Bringing vendors together
In 2020, Netskope took steps to encourage greater collaboration across the industry by bringing together vendors, including VMware Carbon Black, CrowdStrike, Cybereason and SentinelOne, to collaborate in a Cloud Exchange. A year later, the Cloud Exchange has evolved, extending to sharing risk assessments and ratings, cross-platform ticket raising and log shipping; all of which aid a holistic approach to security.
This collaborative effort aims to rise above the isolating nature of working in competition, combining knowledge that will allow organisations to improve their threat protection capabilities. By sharing real-time threat intelligence across security touchpoints, we can produce actionable insights that will reduce the time taken to protect and further narrow gaps in an organisation’s armour.

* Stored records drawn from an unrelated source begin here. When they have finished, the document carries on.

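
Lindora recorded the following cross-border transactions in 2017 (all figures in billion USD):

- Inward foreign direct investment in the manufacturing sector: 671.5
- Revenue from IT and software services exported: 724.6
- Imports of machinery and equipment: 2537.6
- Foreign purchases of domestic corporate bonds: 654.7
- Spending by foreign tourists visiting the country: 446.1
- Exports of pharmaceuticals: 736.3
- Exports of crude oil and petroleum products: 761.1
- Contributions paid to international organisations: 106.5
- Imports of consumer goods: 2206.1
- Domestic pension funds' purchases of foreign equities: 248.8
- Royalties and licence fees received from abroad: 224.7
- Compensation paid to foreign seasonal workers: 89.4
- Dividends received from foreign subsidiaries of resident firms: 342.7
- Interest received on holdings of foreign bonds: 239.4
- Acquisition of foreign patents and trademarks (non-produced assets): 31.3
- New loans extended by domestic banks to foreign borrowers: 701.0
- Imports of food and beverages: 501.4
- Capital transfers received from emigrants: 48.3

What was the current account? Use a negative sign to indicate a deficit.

Goods: -2537.6 + 761.1 - 2206.1 - 501.4 + 736.3 = -3747.7
Services: 224.7 + 724.6 + 446.1 = 1395.4
Primary income: 342.7 - 89.4 + 239.4 = 492.7
Secondary income: -106.5
Current account = (-3747.7) + 1395.4 + 492.7 + (-106.5) = -1966.1
(Excluded from the current account — financial account: inward foreign direct investment in the manufacturing sector 671.5, foreign purchases of domestic corporate bonds 654.7, domestic pension funds' purchases of foreign equities 248.8, new loans extended by domestic banks to foreign borrowers 701.0; capital account: acquisition of foreign patents and trademarks (non-produced assets) 31.3, capital transfers received from emigrants 48.3.)

-1966.1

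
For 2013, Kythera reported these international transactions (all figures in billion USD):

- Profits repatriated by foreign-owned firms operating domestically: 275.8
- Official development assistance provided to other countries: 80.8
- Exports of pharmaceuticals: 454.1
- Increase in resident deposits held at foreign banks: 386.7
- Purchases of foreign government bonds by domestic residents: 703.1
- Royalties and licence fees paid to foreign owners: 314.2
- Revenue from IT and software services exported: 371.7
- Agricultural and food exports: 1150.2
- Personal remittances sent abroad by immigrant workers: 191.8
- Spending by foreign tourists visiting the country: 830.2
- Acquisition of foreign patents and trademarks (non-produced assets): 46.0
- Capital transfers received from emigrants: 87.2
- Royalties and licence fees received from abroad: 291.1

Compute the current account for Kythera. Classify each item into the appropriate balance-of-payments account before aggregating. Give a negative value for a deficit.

Goods: 454.1 + 1150.2 = 1604.3
Services: 371.7 - 314.2 + 830.2 + 291.1 = 1178.8
Primary income: -275.8
Secondary income: -80.8 - 191.8 = -272.6
Current account = 1604.3 + 1178.8 + (-275.8) + (-272.6) = 2234.7
(Excluded from the current account — financial account: increase in resident deposits held at foreign banks 386.7, purchases of foreign government bonds by domestic residents 703.1; capital account: acquisition of foreign patents and trademarks (non-produced assets) 46.0, capital transfers received from emigrants 87.2.)

2234.7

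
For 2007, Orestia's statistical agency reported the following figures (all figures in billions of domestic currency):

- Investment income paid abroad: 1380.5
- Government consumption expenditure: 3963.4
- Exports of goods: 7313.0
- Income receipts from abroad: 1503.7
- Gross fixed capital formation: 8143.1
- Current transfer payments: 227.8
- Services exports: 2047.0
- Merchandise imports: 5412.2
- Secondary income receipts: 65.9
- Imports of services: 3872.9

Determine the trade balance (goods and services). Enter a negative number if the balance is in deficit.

74.9

Goods balance = 7313.0 - 5412.2 = 1900.8
Services balance = 2047.0 - 3872.9 = -1825.9
Trade balance (goods + services) = 1900.8 + (-1825.9) = 74.9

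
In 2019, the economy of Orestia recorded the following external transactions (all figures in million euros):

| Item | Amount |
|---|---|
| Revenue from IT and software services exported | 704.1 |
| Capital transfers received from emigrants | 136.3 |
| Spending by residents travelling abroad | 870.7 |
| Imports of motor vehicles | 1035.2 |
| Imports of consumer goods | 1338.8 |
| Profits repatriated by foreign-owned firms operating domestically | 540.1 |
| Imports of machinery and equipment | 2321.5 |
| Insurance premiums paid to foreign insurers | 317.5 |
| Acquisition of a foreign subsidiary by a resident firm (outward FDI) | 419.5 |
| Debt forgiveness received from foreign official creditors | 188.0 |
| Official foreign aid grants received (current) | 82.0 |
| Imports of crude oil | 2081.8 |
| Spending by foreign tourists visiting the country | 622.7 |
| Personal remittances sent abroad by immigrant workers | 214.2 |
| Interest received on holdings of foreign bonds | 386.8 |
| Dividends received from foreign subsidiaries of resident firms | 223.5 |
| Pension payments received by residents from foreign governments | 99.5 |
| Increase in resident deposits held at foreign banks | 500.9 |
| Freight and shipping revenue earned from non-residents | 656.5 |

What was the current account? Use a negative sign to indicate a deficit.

Goods: -2081.8 - 2321.5 - 1338.8 - 1035.2 = -6777.3
Services: 622.7 + 656.5 - 317.5 + 704.1 - 870.7 = 795.1
Primary income: 386.8 - 540.1 + 223.5 = 70.2
Secondary income: 99.5 - 214.2 + 82.0 = -32.7
Current account = (-6777.3) + 795.1 + 70.2 + (-32.7) = -5944.7
(Excluded from the current account — capital account: capital transfers received from emigrants 136.3, debt forgiveness received from foreign official creditors 188.0; financial account: acquisition of a foreign subsidiary by a resident firm (outward FDI) 419.5, increase in resident deposits held at foreign banks 500.9.)

-5944.7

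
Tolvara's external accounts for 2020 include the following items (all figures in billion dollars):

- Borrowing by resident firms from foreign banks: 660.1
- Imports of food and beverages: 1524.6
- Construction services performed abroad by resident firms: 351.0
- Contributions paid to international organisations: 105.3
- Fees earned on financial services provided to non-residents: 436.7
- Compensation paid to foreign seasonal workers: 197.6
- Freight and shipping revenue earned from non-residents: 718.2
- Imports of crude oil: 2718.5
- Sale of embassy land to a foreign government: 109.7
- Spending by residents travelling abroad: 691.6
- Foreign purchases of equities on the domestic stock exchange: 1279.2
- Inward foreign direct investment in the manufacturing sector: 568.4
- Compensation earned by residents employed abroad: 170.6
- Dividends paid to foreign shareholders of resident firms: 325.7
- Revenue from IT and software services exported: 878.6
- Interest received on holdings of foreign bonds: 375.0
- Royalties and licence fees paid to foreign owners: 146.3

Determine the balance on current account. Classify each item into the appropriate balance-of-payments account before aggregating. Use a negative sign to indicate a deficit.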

Fostering collaboration is now a core part of the CISO role
Not only are vendors working together, the pandemic has brought on a new wave of collaboration among CISOs. Facing new and unique challenges, peer support among security professionals has strengthened. We‘ve seen a growing openness to knowledge and idea sharing in CISO forums, with security leaders sharing challenges and discussing best practices in a safe space. These sorts of peer networks can, in time, also become a powerful influencer driving security vendors to further collaboration for the benefit of customers.
Over the years, the cybersecurity profession has seen new challenges that had the potential to make our jobs very difficult. Threat actors are growing stronger due to funding and operational collaboration, making their attacks more sophisticated and harder to predict. However, as the attackers have grown together, so has the cybersecurity profession. Collaboration is the key to success and by working together we form a stronger alliance and industry.